Resource Allocation in SWIPT Networks under a Non-Linear Energy Harvesting Model: Power Efficiency, User Fairness, and Channel Non-Reciprocity

TL;DR

This paper introduces a novel resource allocation framework for multi-user SWIPT systems with non-linear energy harvesting, addressing power efficiency, user fairness, and channel non-reciprocity through multi-level optimization and closed-form solutions.

Contribution

It proposes a structured multi-level optimization approach for resource management in SWIPT systems considering non-linear energy harvesting and channel non-reciprocity, including both optimal and suboptimal solutions.

Findings

Achieves significant performance gains with the proposed schemes.

Provides closed-form solutions for practical implementation.

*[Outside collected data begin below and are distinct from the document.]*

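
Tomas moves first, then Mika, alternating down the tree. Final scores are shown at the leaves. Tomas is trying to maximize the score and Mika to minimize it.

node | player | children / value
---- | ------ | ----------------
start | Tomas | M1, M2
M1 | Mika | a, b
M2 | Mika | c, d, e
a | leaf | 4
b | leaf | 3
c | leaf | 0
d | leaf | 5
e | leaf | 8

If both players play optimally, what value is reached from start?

M1 (Mika): min(4, 3) = 3
M2 (Mika): min(0, 5, 8) = 0
start (Tomas): max(3, 0) = 3

3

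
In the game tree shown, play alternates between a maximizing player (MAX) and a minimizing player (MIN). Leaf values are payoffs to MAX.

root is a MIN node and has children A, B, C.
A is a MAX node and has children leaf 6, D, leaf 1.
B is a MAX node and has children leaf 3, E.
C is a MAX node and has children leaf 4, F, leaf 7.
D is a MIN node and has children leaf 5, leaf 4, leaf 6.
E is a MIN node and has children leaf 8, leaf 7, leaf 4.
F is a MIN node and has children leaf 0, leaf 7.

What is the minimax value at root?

4

D (MIN): min(5, 4, 6) = 4
A (MAX): max(6, 4, 1) = 6
E (MIN): min(8, 7, 4) = 4
B (MAX): max(3, 4) = 4
F (MIN): min(0, 7) = 0
C (MAX): max(4, 0, 7) = 7
root (MIN): min(6, 4, 7) = 4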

Validates effectiveness through numerical simulations.

Abstract

This paper considers a multi-user simultaneous wireless information and power transfer (SWIPT) system with a non-linear energy harvesting model, in which a multi-antenna base station (BS) estimates the downlink channel state information (CSI) via uplink pilots. Each single-antenna user is equipped with a power splitter. Three crucial issues on resource management for this system include: (i) power-efficient improvement, (ii) user-fairness guarantee, and (iii) non-ideal channel reciprocity effect mitigation. Potentially, a resource allocation scheme to address jointly such issues can be devised by using the framework of multi-objective optimization. However, the resulting problem might be complex to solve since the three issues hold different characteristics. Therefore, we propose a novel method to design the resource allocation scheme. In particular, the principle of our method relies on structuralizing mathematically the issues into a cross-layer multi-level optimization problem. On this basis, we then devise solving algorithms and closed-form solutions. Moreover, to instantly adapt the CSI changes in practice while reducing computational burdens, we propose a closed-form suboptimal solution to tackle the problem. Finally, we provide numerical results to show the achievable performance gains using the optimal and suboptimal solutions, and then validate the proposed resource allocation scheme.